Bu film bana hafızanın ne kadar olağanüstü olduğunu, yaşadığımız her şeyin ne kadar “magical” olduğunu hatırlattı.
3. Die Tomorrow
Hiç hayatınızın son gününün nasıl olabileceğini düşündünüz mü? Ben bazen düşünüyorum sanırım, nasıl bir ölüm bekliyor beni acaba diye. Bu filmde Nawapol 6 karakterin ölmeden önceki son anlarını medyada bulduğu haberlere dayanarak kurguluyor. Bu adamın beynine istemesem de hayran olmak zorundayım! Gördüğünüz bir ölüm haberini alın ve onu kurgulayın. Aynı olmak zorunda değil. O spesifik kişinin ölümünden yola çıktınız ama bambaşka bir karakter yarattınız ve onu da aynı şekilde öldürdünüz. Ama bu hikayelerde merkez “ölümün kendisi” değil, ölmeden önceki o son anların ne kadar “olağan” olduğu. Öylesine doğal, hayatın parçası bir şey ölüm. Bunun farkına varmak ise yaşadığını hissettiriyor insana!
4. Heart Attack
Freelance bir editör olan Yoon, asla kendine zaman ayırmayı dert etmiyor. Kendisine verilen her işi zamanında yetiştirmek zorunda ne pahasına olursa olsun çünkü eğer yapmazsa bir daha iş teklifi almayabilir. Sağlığının iyice kötüleşmesi yüzünden gittiği hastanede ise onunla ilgilenen doktora aşık oluyor, onu etkilemeye çalışıyor. Ama işsiz kalacağı endişesi öylesine “concrete” bir şey olmuş ki Yoon için, kendi istemese de vücudu çalışmayı bırakamıyor.
“Güneşi izlemek istediğimi daha önce hiç düşünmemiştim. Ama bana bunu söylediğin için o gün izledim. Dürüstçe söylemek gerekirse, gün batımını izlemek zaman kaybı gibi geldi. Ama o gün nedenini bilmiyorum… Orada saatlerce oturdum. Rahatça nefes alabildim. Mutluydum.”
Gün batımlarını izlemenin bile zaman kaybı gibi hissettirdiği, etrafımıza bakmayı unuttuğumuz, sürekli oradan oraya koşturduğumuz, işleri yetiştiremezsek dünyanın sonu gelecekmişçesine sömürüldüğümüz hayatlar yaşıyoruz. Böyle olunca da hiçbir şey hatırlamıyoruz dün ya da geçen yıl ne olduğuna dair. Çünkü “yaşamıyoruz”. Bu film size bir romantik komediden beklediğiniz şeyi vermeyebilir ama çok daha fazlasını veriyor: şehrin insanlarda sebep olduğu depresyon, kapitalist sistemin sömürüsü ve sağlık sisteminin eleştirisi…

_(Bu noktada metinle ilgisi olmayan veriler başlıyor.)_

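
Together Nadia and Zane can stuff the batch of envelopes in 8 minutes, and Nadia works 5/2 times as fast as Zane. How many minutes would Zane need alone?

28 minutes

Let Zane's rate be r; then Nadia's rate is (5/2)r, so together (5/2 + 1)r = (7/2)r = 1/8.
Thus r = 1/28 per minute.
Zane alone: 28 minutes; Nadia alone: 56/5 minutes.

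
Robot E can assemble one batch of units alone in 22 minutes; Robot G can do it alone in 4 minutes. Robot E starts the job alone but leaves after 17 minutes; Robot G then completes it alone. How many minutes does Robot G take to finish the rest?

In 17 minutes Robot E does 17/22 of the job, leaving 5/22.
Robot G works at 1/4 per minute, so finishing takes 5/22 ÷ 1/4 = 10/11 minutes.

10/11 minutes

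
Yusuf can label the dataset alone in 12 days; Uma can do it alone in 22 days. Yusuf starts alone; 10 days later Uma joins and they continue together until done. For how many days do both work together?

22/17 days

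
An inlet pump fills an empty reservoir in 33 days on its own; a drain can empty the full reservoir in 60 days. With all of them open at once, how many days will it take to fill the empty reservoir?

Net rate = 1/33 − 1/60 = (20 − 11)/660 = 9/660 = 3/220 per day.
Filling time = 1 ÷ (3/220) = 220/3 days.

220/3 days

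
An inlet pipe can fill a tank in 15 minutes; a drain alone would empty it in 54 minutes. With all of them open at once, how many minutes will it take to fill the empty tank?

270/13 minutes

Net rate = 1/15 − 1/54 = (18 − 5)/270 = 13/270 per minute.
Filling time = 1 ÷ (13/270) = 270/13 minutes.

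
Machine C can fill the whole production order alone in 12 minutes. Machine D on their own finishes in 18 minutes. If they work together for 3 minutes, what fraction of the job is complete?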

Uzun lafın kısası Nawapol, benim aklının çalışma şekline hayran olduğum harika bir hikaye anlatıcısı. Filmlerini izlerken karakterlerle, onların olağan endişeleri ve mutluluklarıyla çok kolay empati kurabiliyorsunuz. Ve size bir teselli gibi geliyor filmler. “Evet, yalnız değilim. Böyle hissetmem çok normal. En sonunda her şey iyi olacak, şu an bir şeyler yolunda gitmiyor olsa da.” Size insan olmanın, yaşamanın ne kadar sıradan ama mucizevi olduğunu hatırlatıyor filmleri.